W-61/qwen3-8b-base-new-dpo-ultrafeedback-4xh200-batch-128-q_t-0.45-s_star-0.6-20260430-165125

TEXT GENERATIONConcurrency Cost:1Model Size:8BQuant:FP8Ctx Length:32kPublished:Apr 30, 2026Architecture:Transformer Cold

W-61/qwen3-8b-base-new-dpo-ultrafeedback-4xh200-batch-128-q_t-0.45-s_star-0.6-20260430-165125 is an 8 billion parameter language model, fine-tuned from jackf857/qwen3-8b-base-sft-ultrachat-4xh200-batch-128. This model was further optimized using Direct Preference Optimization (DPO) on the HuggingFaceH4/ultrafeedback_binarized dataset, enhancing its ability to align with human preferences. With a context length of 32768 tokens, it is designed for conversational AI and instruction-following tasks where human-like responses are critical.

Loading preview...

Model Overview

This model, W-61/qwen3-8b-base-new-dpo-ultrafeedback-4xh200-batch-128-q_t-0.45-s_star-0.6-20260430-165125, is an 8 billion parameter language model.
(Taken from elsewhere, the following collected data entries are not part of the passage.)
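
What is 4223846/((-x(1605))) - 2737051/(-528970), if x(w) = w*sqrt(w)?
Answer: 2737051/528970 - 4223846*sqrt(1605)/2576025 ≈ -60.515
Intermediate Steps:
x(w) = w**(3/2)
4223846/((-x(1605))) - 2737051/(-528970) = 4223846/((-1605**(3/2))) - 2737051/(-528970) = 4223846/((-1605*sqrt(1605))) - 2737051*(-1/528970) = 4223846/((-1605*sqrt(1605))) + 2737051/528970 = 4223846*(-sqrt(1605)/2576025) + 2737051/528970 = -4223846*sqrt(1605)/2576025 + 2737051/528970 = 2737051/528970 - 4223846*sqrt(1605)/2576025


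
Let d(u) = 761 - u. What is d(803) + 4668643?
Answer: 4668601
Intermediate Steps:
d(803) + 4668643 = (761 - 1*803) + 4668643 = (761 - 803) + 4668643 = -42 + 4668643 = 4668601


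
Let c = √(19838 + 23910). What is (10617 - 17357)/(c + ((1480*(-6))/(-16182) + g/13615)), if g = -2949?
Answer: 3018578704825800900/58986726093443323691 - 18175529693540457000*√10937/58986726093443323691 ≈ -32.173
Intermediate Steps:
c = 2*√10937 (c = √43748 = 2*√10937 ≈ 209.16)
(10617 - 17357)/(c + ((1480*(-6))/(-16182) + g/13615)) = (10617 - 17357)/(2*√10937 + ((1480*(-6))/(-16182) - 2949/13615)) = -6740/(2*√10937 + (-8880*(-1/16182) - 2949*1/13615)) = -6740/(2*√10937 + (1480/2697 - 2949/13615)) = -6740/(2*√10937 + 12196747/36719655) = -6740/(12196747/36719655 + 2*√10937)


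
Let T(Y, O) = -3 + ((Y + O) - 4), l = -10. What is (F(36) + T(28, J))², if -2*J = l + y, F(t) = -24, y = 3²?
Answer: 25/4 ≈ 6.2500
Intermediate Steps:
y = 9
J = ½ (J = -(-10 + 9)/2 = -½*(-1) = ½ ≈ 0.50000)
T(Y, O) = -7 + O + Y (T(Y, O) = -3 + ((O + Y) - 4) = -3 + (-4 + O + Y) = -7 + O + Y)
(F(36) + T(28, J))² = (-24 + (-7 + ½ + 28))² = (-24 + 43/2)² = (-5/2)² = 25/4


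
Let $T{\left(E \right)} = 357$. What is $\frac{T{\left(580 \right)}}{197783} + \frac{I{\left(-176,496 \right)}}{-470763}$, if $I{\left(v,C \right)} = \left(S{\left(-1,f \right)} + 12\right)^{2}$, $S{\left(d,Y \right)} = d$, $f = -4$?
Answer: $\frac{144130648}{93108918429} \approx 0.001548$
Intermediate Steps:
$I{\left(v,C \right)} = 121$ ($I{\left(v,C \right)} = \left(-1 + 12\right)^{2} = 11^{2} = 121$)
$\frac{T{\left(580 \right)}}{197783} + \frac{I{\left(-176,496 \right)}}{-470763} = \frac{357}{197783} + \frac{121}{-470763} = 357 \cdot \frac{1}{197783} + 121 \left(- \frac{1}{470763}\right) = \frac{357}{197783} - \frac{121}{470763} = \frac{144130648}{93108918429}$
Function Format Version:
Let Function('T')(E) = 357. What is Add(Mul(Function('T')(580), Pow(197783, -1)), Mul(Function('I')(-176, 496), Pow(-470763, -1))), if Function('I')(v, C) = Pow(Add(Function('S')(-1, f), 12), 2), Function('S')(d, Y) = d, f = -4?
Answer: Rational(144130648, 93108918429) ≈ 0.0015480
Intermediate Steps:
Function('I')(v, C) = 121 (Function('I')(v, C) = Pow(Add(-1, 12), 2) = Pow(11, 2) = 121)
Add(Mul(Function('T')(580), Pow(197783, -1)), Mul(Function('I')(-176, 496), Pow(-470763, -1))) = Add(Mul(357, Pow(197783, -1)), Mul(121, Pow(-470763, -1))) = Add(Mul(357, Rational(1, 197783)), Mul(121, Rational(-1, 470763))) = Add(Rational(357, 197783), Rational(-121, 470763)) = Rational(144130648, 93108918429)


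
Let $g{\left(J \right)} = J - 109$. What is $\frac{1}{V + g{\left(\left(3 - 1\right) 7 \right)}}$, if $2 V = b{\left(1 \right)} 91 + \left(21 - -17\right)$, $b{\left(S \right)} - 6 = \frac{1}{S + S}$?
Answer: $\frac{4}{879} \approx 0.0045506$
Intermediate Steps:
$b{\left(S \right)} = 6 + \frac{1}{2 S}$ ($b{\left(S \right)} = 6 + \frac{1}{S + S} = 6 + \frac{1}{2 S}$)
$V = \frac{1259}{4}$ ($V = \frac{\left(6 + \frac{1}{2 \cdot 1}\right) 91 + \left(21 - -17\right)}{2} = \frac{\left(6 + \frac{1}{2} \cdot 1\right) 91 + \left(21 + 17\right)}{2} = \frac{\left(6 + \frac{1}{2}\right) 91 + 38}{2} = \frac{\frac{13}{2} \cdot 91 + 38}{2} = \frac{\frac{1183}{2} + 38}{2} = \frac{1}{2} \cdot \frac{1259}{2} = \frac{1259}{4} \approx 314.75$)
$g{\left(J \right)} = -109 + J$
$\frac{1}{V + g{\left(\left(3 - 1\right) 7 \right)}} = \frac{1}{\frac{1259}{4} - \left(109 - \left(3 - 1\right) 7\right)} = \frac{1}{\frac{1259}{4} + \left(-109 + 2 \cdot 7\right)} = \frac{1}{\frac{1259}{4} + \left(-109 + 14\right)} = \frac{1}{\frac{1259}{4} - 95} = \frac{1}{\frac{879}{4}} = \frac{4}{879}$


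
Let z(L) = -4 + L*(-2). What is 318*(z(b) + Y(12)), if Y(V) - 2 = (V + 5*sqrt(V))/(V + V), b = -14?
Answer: 8427 + 265*sqrt(3)/2 ≈ 8656.5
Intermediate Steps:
z(L) = -4 - 2*L
Y(V) = 2 + (V + 5*sqrt(V))/(2*V) (Y(V) = 2 + (V + 5*sqrt(V))/(V + V) = 2 + (V + 5*sqrt(V))/((2*V)) = 2 + (V + 5*sqrt(V))*(1/(2*V)) = 2 + (V + 5*sqrt(V))/(2*V))
318*(z(b) + Y(12)) = 318*((-4 - 2*(-14)) + (5/2 + 5/(2*sqrt(12)))) = 318*((-4 + 28) + (5/2 + 5*(sqrt(3)/6)/2)) = 318*(24 + (5/2 + 5*sqrt(3)/12)) = 318*(53/2 + 5*sqrt(3)/12) = 8427 + 265*sqrt(3)/2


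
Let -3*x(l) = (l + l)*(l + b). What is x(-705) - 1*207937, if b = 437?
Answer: -333897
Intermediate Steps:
x(l) = -2*l*(437 + l)/3 (x(l) = -(l + l)*(l + 437)/3 = -2*l*(437 + l)/3)
x(-705) - 1*207937 = -⅔*(-705)*(437 - 705) - 1*207937 = -⅔*(-705)*(-268) - 207937 = -125960 - 207937 = -333897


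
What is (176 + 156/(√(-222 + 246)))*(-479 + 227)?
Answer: -44352 - 3276*√6 ≈ -52377.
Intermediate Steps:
(176 + 156/(√(-222 + 246)))*(-479 + 227) = (176 + 156/(√24))*(-252) = (176 + 156/((2*√6)))*(-252) = (176 + 156*(√6/12))*(-252) = (176 + 13*√6)*(-252) = -44352 - 3276*√6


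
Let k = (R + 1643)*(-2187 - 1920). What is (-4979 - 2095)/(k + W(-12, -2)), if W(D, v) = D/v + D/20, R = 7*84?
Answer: 5895/7635593 ≈ 0.00077204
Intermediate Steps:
R = 588
W(D, v) = D/20 + D/v (W(D, v) = D/v + D*(1/20) = D/v + D/20 = D/20 + D/v)
k = -9162717 (k = (588 + 1643)*(-2187 - 1920) = 2231*(-4107) = -9162717)
(-4979 - 2095)/(k + W(-12, -2)) = (-4979 - 2095)/(-9162717 + ((1/20)*(-12) - 12/(-2))) = -7074/(-9162717 + (-⅗ - 12*(-½))) = -7074/(-9162717 + (-⅗ + 6)) = -7074/(-9162717 + 27/5) = -7074/(-45813558/5) = -7074*(-5/45813558) = 5895/7635593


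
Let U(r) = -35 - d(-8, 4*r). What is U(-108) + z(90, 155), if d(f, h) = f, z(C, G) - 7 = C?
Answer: 70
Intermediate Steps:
z(C, G) = 7 + C
U(r) = -27 (U(r) = -35 - 1*(-8) = -35 + 8 = -27)
U(-108) + z(90, 155) = -27 + (7 + 90) = -27 + 97 = 70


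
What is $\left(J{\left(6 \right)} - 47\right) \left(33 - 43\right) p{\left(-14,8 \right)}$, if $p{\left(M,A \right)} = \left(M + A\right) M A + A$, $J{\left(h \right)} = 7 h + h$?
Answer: $-6800$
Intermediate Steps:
$J{\left(h \right)} = 8 h$
$p{\left(M,A \right)} = A + A M \left(A + M\right)$ ($p{\left(M,A \right)} = \left(A + M\right) M A + A = M \left(A + M\right) A + A = A M \left(A + M\right) + A = A + A M \left(A + M\right)$)
$\left(J{\left(6 \right)} - 47\right) \left(33 - 43\right) p{\left(-14,8 \right)} = \left(8 \cdot 6 - 47\right) \left(33 - 43\right) 8 \left(1 + \left(-14\right)^{2} + 8 \left(-14\right)\right) = \left(48 - 47\right) \left(-10\right) 8 \left(1 + 196 - 112\right) = 1 \left(-10\right) 8 \cdot 85 = \left(-10\right) 680 = -6800$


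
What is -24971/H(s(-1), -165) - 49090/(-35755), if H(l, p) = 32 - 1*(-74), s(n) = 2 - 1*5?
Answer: -177526913/758006 ≈ -234.20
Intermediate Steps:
s(n) = -3 (s(n) = 2 - 5 = -3)
H(l, p) = 106 (H(l, p) = 32 + 74 = 106)
-24971/H(s(-1), -165) - 49090/(-35755) = -24971/106 - 49090/(-35755) = -24971*1/106 - 49090*(-1/35755) = -24971/106 + 9818/7151 = -177526913/758006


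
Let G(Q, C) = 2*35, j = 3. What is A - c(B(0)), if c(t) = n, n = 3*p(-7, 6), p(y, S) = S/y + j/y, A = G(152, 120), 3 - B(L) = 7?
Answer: 517/7 ≈ 73.857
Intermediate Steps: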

It is a fine-tuned iteration of jackf857/qwen3-8b-base-sft-ultrachat-4xh200-batch-128, specifically optimized using Direct Preference Optimization (DPO).

Key Capabilities

  • Preference Alignment: Enhanced through DPO training on the HuggingFaceH4/ultrafeedback_binarized dataset, suggesting improved alignment with human preferences and instruction following.
  • Base Architecture: Built upon a Qwen3-8B base, providing a robust foundation for various natural language processing tasks.
  • Context Length: Supports a substantial context window of 32768 tokens, enabling processing of longer inputs and generating more coherent, extended responses.

Training Details

The model underwent a single epoch of training with a learning rate of 5e-07, utilizing a total batch size of 128 across 4 GPUs. The optimizer used was ADAMW_TORCH with a cosine learning rate scheduler and a 0.1 warmup ratio. This training regimen aims to refine the model's conversational abilities and response quality.

Good for

  • Conversational AI: Its DPO fine-tuning makes it suitable for chatbots and interactive agents that require nuanced, human-aligned responses.
  • Instruction Following: Expected to perform well in tasks where precise adherence to user instructions is crucial.
  • Applications requiring longer context: The 32K context window is beneficial for summarizing long documents, extended dialogue, or complex reasoning over large texts.